The adoption, which took place on November 27, 2025, represents a critical milestone for Finance Minister Enoch Godongwana and the GNU, providing them with the legislative mandate to implement their economic strategy. The framework is built on a cautiously optimistic revision of the country’s financial outlook, driven by two key factors: a R19.7 billion upward revision in tax revenue forecasts for the 2025/26 financial year and lower-than-expected government borrowing costs.

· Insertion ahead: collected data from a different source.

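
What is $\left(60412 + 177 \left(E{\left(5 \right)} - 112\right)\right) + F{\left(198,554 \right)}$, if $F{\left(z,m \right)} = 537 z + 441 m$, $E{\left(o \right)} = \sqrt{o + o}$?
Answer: $391228 + 177 \sqrt{10} \approx 3.9179 \cdot 10^{5}$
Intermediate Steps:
$E{\left(o \right)} = \sqrt{2} \sqrt{o}$ ($E{\left(o \right)} = \sqrt{2 o} = \sqrt{2} \sqrt{o}$)
$F{\left(z,m \right)} = 441 m + 537 z$
$\left(60412 + 177 \left(E{\left(5 \right)} - 112\right)\right) + F{\left(198,554 \right)} = \left(60412 + 177 \left(\sqrt{2} \sqrt{5} - 112\right)\right) + \left(441 \cdot 554 + 537 \cdot 198\right) = \left(60412 + 177 \left(\sqrt{10} - 112\right)\right) + \left(244314 + 106326\right) = \left(60412 + 177 \left(-112 + \sqrt{10}\right)\right) + 350640 = \left(60412 - \left(19824 - 177 \sqrt{10}\right)\right) + 350640 = \left(40588 + 177 \sqrt{10}\right) + 350640 = 391228 + 177 \sqrt{10}$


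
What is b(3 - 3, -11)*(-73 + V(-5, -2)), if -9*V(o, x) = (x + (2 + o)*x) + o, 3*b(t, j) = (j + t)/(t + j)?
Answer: -656/27 ≈ -24.296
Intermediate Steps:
b(t, j) = ⅓ (b(t, j) = ((j + t)/(t + j))/3 = ((j + t)/(j + t))/3 = (⅓)*1 = ⅓)
V(o, x) = -o/9 - x/9 - x*(2 + o)/9 (V(o, x) = -((x + (2 + o)*x) + o)/9 = -((x + x*(2 + o)) + o)/9 = -(o + x + x*(2 + o))/9 = -o/9 - x/9 - x*(2 + o)/9)
b(3 - 3, -11)*(-73 + V(-5, -2)) = (-73 + (-⅓*(-2) - ⅑*(-5) - ⅑*(-5)*(-2)))/3 = (-73 + (⅔ + 5/9 - 10/9))/3 = (-73 + ⅑)/3 = (⅓)*(-656/9) = -656/27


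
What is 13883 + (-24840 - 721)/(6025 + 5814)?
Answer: 164335276/11839 ≈ 13881.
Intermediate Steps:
13883 + (-24840 - 721)/(6025 + 5814) = 13883 - 25561/11839 = 164335276/11839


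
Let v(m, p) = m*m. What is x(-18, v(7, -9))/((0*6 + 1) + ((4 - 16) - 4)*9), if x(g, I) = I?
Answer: -49/143 ≈ -0.34266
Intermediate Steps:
v(m, p) = m²
x(-18, v(7, -9))/((0*6 + 1) + ((4 - 16) - 4)*9) = 7²/((0*6 + 1) + ((4 - 16) - 4)*9) = 49/((0 + 1) + (-12 - 4)*9) = 49/(1 - 16*9) = 49/(1 - 144) = 49/(-143) = 49*(-1/143) = -49/143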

A Fiscal Tightrope: More Spending, a Smaller Deficit
Minister Godongwana, who tabled the policy earlier in the month, framed the revised framework as a “balanced and responsible” approach. The improved revenue, largely attributed to better collection and resilient corporate tax from certain sectors, has created a rare fiscal space.
The framework allocates this windfall with precision:
- R15.8 billion is earmarked for non-interest spending, a move intended to cushion critical social services and infrastructure projects from deeper cuts.
- Simultaneously, the government will use the remainder to reduce the budget deficit by R8.2 billion, a signal to international credit rating agencies and investors of its commitment to fiscal discipline and debt stabilization.
“This framework allows us to do two essential things: protect key public services and continue the vital work of fixing our public finances,” a treasury official stated. “It is a careful balancing act, but one that is necessary for long-term stability.”
The Opposition’s Outcry: “Austerity in Disguise”
Despite the GNU’s comfortable majority, the debate was heated. The Economic Freedom Fighters (EFF) and the uMkhonto weSizwe (MK) Party formed the core of the opposition, casting all 78 votes against the framework.
Their argument centered on the assertion that the framework prioritizes macroeconomic statistics over human needs. They lambasted the GNU for what they called “austerity in disguise,” arguing that the R15.8 billion in additional spending is a paltry sum in the face of soaring unemployment, crumbling municipal services, and widespread poverty.
“The ANC has sold its soul to the DA and their neoliberal agenda,” charged an EFF MP. “This budget does nothing to address the fundamental crises of our time: mass joblessness and inequality. It is a budget for bankers, not for the people of the shacks and the townships.”
The MK Party echoed these sentiments, warning that the GNU’s economic policies would further entrench economic exclusion.
The successful vote, while expected, solidifies the GNU’s economic trajectory. It reveals a governing coalition united on a centrist, fiscally cautious path, but one that is clearly drawing sharp ideological battle lines with its rivals on the left. As the country looks toward the full MTBPS in January, the adopted framework ensures that the debate will no longer be about the direction of travel, but about the speed and ultimate destination of South Africa’s economic recovery.